Harry Hunter Wendelstedt Jr. was born in Baltimore, Md., on July 27, 1938. His father was a truck driver and his mother Elizabeth was a homemaker. He attended Baltimore public schools and had two years of college before joining the Marines. He was mulling whether to re-enlist when he attended the Al Somers Umpire School in Ormand Beach. The rest, as they say, is history. After only four seasons in the minor leagues, he was promoted to the National League.

I first met Harry during his first season in 1966, when he joined the crew of another good friend and great umpire, the late “Shag” Crawford, and we were friends all these years. Crawford’s son Jerry replaced him and had an outstanding career as an umpire for 26 years!

Harry’s son Hunter followed in his dad’s footsteps as well.
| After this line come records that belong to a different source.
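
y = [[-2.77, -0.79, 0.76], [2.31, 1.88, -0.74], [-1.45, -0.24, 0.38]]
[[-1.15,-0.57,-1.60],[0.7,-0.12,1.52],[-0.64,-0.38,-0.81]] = y @ [[0.28,0.41,0.44],[-0.28,-0.46,0.12],[-0.78,0.27,-0.38]]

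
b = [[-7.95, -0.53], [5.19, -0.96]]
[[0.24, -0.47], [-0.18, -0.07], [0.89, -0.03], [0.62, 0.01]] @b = [[-4.35, 0.32], [1.07, 0.16], [-7.23, -0.44], [-4.88, -0.34]]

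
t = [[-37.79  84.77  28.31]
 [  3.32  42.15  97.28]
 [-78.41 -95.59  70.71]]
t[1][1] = 42.15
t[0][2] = 28.31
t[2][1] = -95.59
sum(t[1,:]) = 142.75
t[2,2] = 70.71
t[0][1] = 84.77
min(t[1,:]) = 3.32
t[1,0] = 3.32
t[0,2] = 28.31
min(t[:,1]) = -95.59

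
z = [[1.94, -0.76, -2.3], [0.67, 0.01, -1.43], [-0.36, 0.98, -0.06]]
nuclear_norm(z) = 4.75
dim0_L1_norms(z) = [2.97, 1.75, 3.79]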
In fact, Hunter joined his father’s crew in 1998 for several games. They were the only father-and-son umpires to work together in major league history!
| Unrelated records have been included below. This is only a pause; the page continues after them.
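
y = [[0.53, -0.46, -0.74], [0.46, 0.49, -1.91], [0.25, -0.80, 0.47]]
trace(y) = 1.49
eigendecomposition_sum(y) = [[0.49, -0.44, -0.69], [0.39, -0.35, -0.55], [0.27, -0.24, -0.37]] + [[0.04, -0.03, -0.04],[0.02, -0.01, -0.02],[0.02, -0.01, -0.01]] + [[0.0, 0.01, -0.01], [0.05, 0.86, -1.34], [-0.03, -0.55, 0.86]]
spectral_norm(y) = 2.22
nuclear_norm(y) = 3.29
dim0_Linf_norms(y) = [0.53, 0.8, 1.91]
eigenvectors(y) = [[0.72, 0.84, -0.01], [0.57, 0.44, -0.84], [0.39, 0.31, 0.54]]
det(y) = -0.01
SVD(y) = [[-0.32, 0.68, -0.66], [-0.91, -0.04, 0.41], [0.25, 0.73, 0.63]] @ diag([2.2221399221396085, 1.060843202994958, 0.0024217953615886566]) @ [[-0.24, -0.23, 0.94], [0.5, -0.86, -0.08], [-0.84, -0.45, -0.32]]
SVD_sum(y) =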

Harry umpired in five World Series, four All-Star games, seven National League championship series and three divisional series. He retired in 1998, two seasons before umpires began working in both leagues.

Harry returned to teach at the Somers School every year. In 1977, he took over the school from Somers, who died 20 years later.

Only one umpire, Silk O’Loghlin, who worked in the early 20th century, was behind the plate for more no-hitters than Wendelstedt, who called balls and strikes for five of them, including those thrown by Hall of Famers Gaylord Perry and Bob Gibson.

Perry’s no-no for the San Francisco Giants against the St. Louis Cardinals in September 1968 was the second for Wendelstedt that season. The first was thrown in July against the Philadelphia Phillies by the Cincinnati Reds’ George Culver.

It was perhaps Wendelstedt’s most eventful season. On May 31, he made one of baseball’s most remarkable calls. In the ninth inning of a game in Los Angeles between the Giants and the Dodgers, Don Drysdale was working on his fifth-straight shutout when, with the bases loaded, he hit the Giants’ Dick Dietz on the elbow. The pitch would have sent Dietz to first and forced in a run, ending Drysdale’s scoreless innings streak, but Wendelstedt, invoking a rarely applied rule, declared that Dietz had not tried to avoid the pitch and that he must remain at bat. Drysdale retired Dietz and completed the shutout.

The call allowed Drysdale’s streak to continue and he went on to pass Walter Johnson’s record of 55 2/3 innings, set in 1913. Drysdale ended with 58 1/3, a mark broken by Orel Hershiser 20 years later.

Harry Wendelstedt was a good friend and a great umpire.